Le rythme, tantôt fluide, tantôt persistant, donne à la musique de Roussel une puissance émotive aussi bien dans la musique symphonique que dans la musique de chambre. L’œuvre de Roussel possède souvent une thématique ample et sinueuse dans les mouvements lents et, en revanche, des contours anguleux dans les mouvements vifs. La musique de Roussel ne se réfère pas constamment aux lois des traités, mais obéit à des lois pressenties. La conception de la basse varie d’une œuvre à l’autre. Très souple, la basse roussélienne, avec le jeu des ornements ou des notes de passage, donne volontairement un climat d’indécision. On a dit avec raison que Roussel avait le génie de la fugue. Il suffit, pour s’en persuader, de se référer par exemple à la fugue de la symphonie en sol mineur (second mouvement) ou au final du Quatuor à cordes.

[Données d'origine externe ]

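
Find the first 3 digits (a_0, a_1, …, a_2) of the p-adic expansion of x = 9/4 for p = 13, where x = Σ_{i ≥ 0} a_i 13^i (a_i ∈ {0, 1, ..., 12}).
(a_0, …, a_2) = (12, 9, 9)

v_13(9/4) = 0 (numerator and denominator both coprime to 13), so x ∈ ℤ_13^×. Compute digits iteratively via a_i = x_i mod 13, x_{i+1} = (x_i − a_i)/13, with x_0 = x:
  x_0 = 9/4;  a_0 = 12;  x_1 = (x_0 − 12)/13 = -3/4
  x_1 = -3/4;  a_1 = 9;  x_2 = (x_1 − 9)/13 = -3/4
  x_2 = -3/4;  a_2 = 9;  x_3 = (x_2 − 9)/13 = -3/4
Digits: (12, 9, 9).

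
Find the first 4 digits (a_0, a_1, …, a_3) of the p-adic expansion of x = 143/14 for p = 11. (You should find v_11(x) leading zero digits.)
(a_0, …, a_3) = (0, 8, 8, 0)

v_11(143/14) = 1, so a_0 = ... = a_0 = 0. Factor out: x = 11^1 · u with u = 13/14 a unit in ℤ_11. Expand u iteratively via a_{v+i} = u_i mod 11, u_{i+1} = (u_i − a_{v+i})/11:
  u_0 = 13/14;  a_1 = 8;  u_1 = (u_0 − 8)/11 = -9/14
  u_1 = -9/14;  a_2 = 8;  u_2 = (u_1 − 8)/11 = -11/14
  u_2 = -11/14;  a_3 = 0;  u_3 = (u_2 − 0)/11 = -1/14
Digits: (0, 8, 8, 0).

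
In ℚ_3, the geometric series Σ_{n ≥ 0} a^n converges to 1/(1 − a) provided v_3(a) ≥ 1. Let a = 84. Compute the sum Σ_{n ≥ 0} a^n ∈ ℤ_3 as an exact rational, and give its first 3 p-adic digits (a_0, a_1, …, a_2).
Σ a^n = 1/(1 − a) = -1/83;  first 3 digits = (1, 1, 1)

v_3(a) = 1 ≥ 1, so the series converges in ℤ_3 to 1/(1 − a) = 1/(1 − 84) = -1/83. Expand this rational in ℤ_3: compute digits iteratively via d_i = x_i mod 3, x_{i+1} = (x_i − d_i)/3. The first 3 digits are (1, 1, 1).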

Roussel a touché à tous les genres ou presque. Son œuvre orchestrale, de grande envergure, est peut-être celle qui a conquis le plus les foules. Son orchestration est toujours juste et d’une portée directe. Son orchestre (symphonies, ballets) est souvent important : bois par trois, douze cuivres, batterie fournie et quintette à cordes. Les instruments, malgré la complexité d’écriture, conservent leur individualité. Cependant, lorsque Roussel a utilisé un orchestre plus réduit (le Festin de l’araignée) ou un orchestre de chambre (Sinfonietta), il s’accommode parfaitement d’un effectif restreint. Pour la musique de chambre, il a su, et avec quel bonheur, manier de multiples combinaisons instrumentales (sextuor avec piano, quintette avec harpe, quatuor, quatre sortes de trios, duo pour basson et contrebasse, différents duos, dont un pour pipeau et piano). Dans le domaine de l’instrument soliste, à côté d’une page admirable pour harpe — un Impromptu où Roussel évite tous les poncifs du genre —, d’une pièce pour guitare et d’un Prélude et fughetta pour orgue, l’œuvre de piano constitue un ensemble, dont une grande partie date d’avant 1914. Alfred Cortot, dans la Musique française de piano, a consacré des pages significatives à Roussel. Il a noté que « la production de Roussel était une des plus personnelles de ce temps » et « qu’elle dénote cette particularité constante et quelque peu paradoxale de paraître compliquée à la lecture et limpide à l’audition ». Quant au Concerto pour piano et orchestre (1927), la partie réservée au soliste, rythmique et percutante, n’a pas le rôle habituel que recherchent les virtuoses. Dans le Concertino pour violoncelle et orchestre, le côté élégiaque et sentimental du violoncelle fait place à des accents hardis et presque guerriers.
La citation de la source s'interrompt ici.